Fireworks for the New Year

NGC 6946 as seen by Gemini Observatory
NGC 6946 as seen by Gemini Observatory

For a couple of weeks before the holidays I spent some time working with the guys out at Gemini Observatory on the press release that accompanied this great picture of NGC 6946. It was taken using the Gemini North telescope on Mauna Kea, Hawaii on August 12, 2004 and I first saw it sometime last fall when the public information office sent it to me as part of a press package they wanted me to edit. Cool stuff, really! If you look at the image, you can make out dozens and dozens of red splotches of light scattered throughout the spiral arms. These are starbirth regions, and over the next millions of years they’ll be ablaze with the light from hot young stars.
What you don’t see in a single image like this, however, is the incredibly active rate at which massive stars are blowing up as supernovae. In fact, this galaxy has stars that have been, as scientist Jean-Rene Roy says, “exploding like a string of firecrackers!”
That makes sense for a galaxy that is just swarming with star-formation sites. Eventually all those hot, massive young stars evolve into old, massive ones that are the most likely to explode as supernovae. If we had incredibly long lifetimes, like say billions of years long, we could watch NGC 6946 go through wave after wave of star formation, followed by the protracted struggles of star death.
Unfortunately we don’t, but luckily we have telescopes like Gemini to give us snapshots that show us the evidence for stellar evolution on a grand scale in a neighboring galaxy!

Well, Look Here!

Jupiterian storms!
Jovian storms, but on SATURN (via Cassini)!

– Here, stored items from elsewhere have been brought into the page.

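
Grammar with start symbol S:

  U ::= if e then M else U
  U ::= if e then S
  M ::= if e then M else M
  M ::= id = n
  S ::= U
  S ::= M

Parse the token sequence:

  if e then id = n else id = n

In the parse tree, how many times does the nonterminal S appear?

[S [M if e then [M id = n] else [M id = n]]]

1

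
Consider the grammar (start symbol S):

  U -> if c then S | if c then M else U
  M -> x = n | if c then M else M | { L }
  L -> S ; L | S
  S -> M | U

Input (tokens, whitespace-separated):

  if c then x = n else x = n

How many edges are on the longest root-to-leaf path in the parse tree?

3

[S [M if c then [M x = n] else [M x = n]]]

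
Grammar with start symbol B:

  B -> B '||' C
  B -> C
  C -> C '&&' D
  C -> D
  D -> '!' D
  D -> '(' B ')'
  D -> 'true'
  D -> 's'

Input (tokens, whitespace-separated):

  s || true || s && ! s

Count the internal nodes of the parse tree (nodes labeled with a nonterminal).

[B [B [B [C [D s]]] || [C [D true]]] || [C [C [D s]] && [D ! [D s]]]]

12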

Right before Christmas NASA JPL put out this image of what looks like Jupiter. Nice swirly cloud belts, a giant storm, cloud spots—all the things we’re used to seeing in the upper cloud decks of the solar system’s largest planet. Only thing is, this is Saturn! Good old bland-looking Saturn (the way we got used to seeing it in Voyager images) has some fascinating weather patterns of its own, reminiscent of Jupiter’s.

This view was possible by using Cassini’s narrow angle camera, outfitted with filters that made it possible to cut through the methane haze that can keep us from seeing the action farther down.

This kind of stuff is what’s so amazing about exploring the solar system with robotic probes. Every picture is like opening up a gift—you don’t always know what’s going to come out of the box, and when it’s something like this, you’re amazed and delighted. For the scientists on the Cassini-Huygens mission, that present arrives daily, and in fact, many times daily, dressed up as ever-more-detailed information about Saturn and its retinue of moons.

In less than two weeks, the Huygens mission will drop down through the clouds of Titan, Saturn’s largest moon, and give us the first-ever detailed looks beneath that heavy shroud. We can only hope it will be at LEAST as interesting as the new stuff we’re finding out about Saturn!